Bagi suami atau istri yang ditinggal
meninggal dunia oleh pasangannya. Maka pembagian harta warisannya bagi yang
beragama Islam adalah Setengah dari Harta Peninggalan si suami atau istri
(Pasal 96 Kompilasi Hukum Islam). Namun bagi suami atau istri yang beragama
islam yang perkawinannya putus karena Perceraian. Maka harta bersama dibagi
seperdua dari harta bersama sepanjang tidak ditentukan lain dalam perjanjian
perkawinan (Pasal 97 Kompilasi Hukum Islam).
Untuk yang beragama non muslim aturan
mengenai harta warisan diatur dalam Pasal 852 KUHPerdata yang isinya :
Anak-anak
atau keturunan-keturunan, sekalipun dilahirkan dan berbagai perkawinan,
mewarisi harta peninggalan para orangtua mereka, kakek dan nenek mereka, atau
keluarga-keluarga sedarah mereka selanjutnya dalam garis lurus ke atas, tanpa
membedakan jenis kelamin atau kelahiran yang lebih dulu.
Mereka
mewarisi bagian-bagian yang sama besarnya kepala demi kepala, bila dengan yang
meninggal mereka semua bertalian keluarga dalam derajat pertama dan
masing-masing berhak karena dirinya sendiri; mereka mewarisi pancang demi
pancang, bila mereka semua atas sebagian mewarisi sebagai pengganti.

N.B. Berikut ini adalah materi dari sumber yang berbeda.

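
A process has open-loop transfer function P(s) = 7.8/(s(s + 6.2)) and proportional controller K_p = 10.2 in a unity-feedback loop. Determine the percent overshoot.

The closed-loop denominator s² + 6.2s + 79.56 gives ω_n = √79.56 = 8.92 and ζ = 6.2/(2ω_n) = 0.3475.
%OS = 100·exp(−πζ/√(1−ζ²)) = 100·exp(−π·0.3475/√0.8792) = 31.2%.

31.2%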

Contoh : Si A menikah dengan B dan
mempunyai anak C. Pada tanggal 03 Desember 2017, si A meninggal. Maka ahli
waris dari si A meninggalkan Istri dan 1(satu) orang anak. Maka semenjak si A
dinyatakan meninggal, seluruh harta milik si A menjadi milik para Ahli Warisnya
si B dan C.
Intinya perbedaan mengenai Harta
Bawaan, Harta Bersama atau Harta Gono-gini, dan Harta Warisan adalah dilihat
dari Asal-usul harta tersebut diperolehnya.
Demikian artikel ini semoga bermanfaat, apabila ada kritik dan saran silahkan tambahkan
dikolom komentar, terima kasih.
Referensi :
Kamus Besar Bahasa Indonesia
Dasar Hukum :
Kitab Undang-Undang Hukum Perdata.
Undang-Undang Nomor 1 Tahun 1974
Tentang Perkawinan Sebagaimana Telah Diubah Undang-Undang Nomor 16 Tahun 2019
Tentang Perubahan Atas Undang-Undang Nomor 1 Tahun 1974 Tentang Perkawinan.
Instruksi Presiden Nomor 1 tahun 1991
tentang Penyebarluasan Kompilasi Hukum Islam.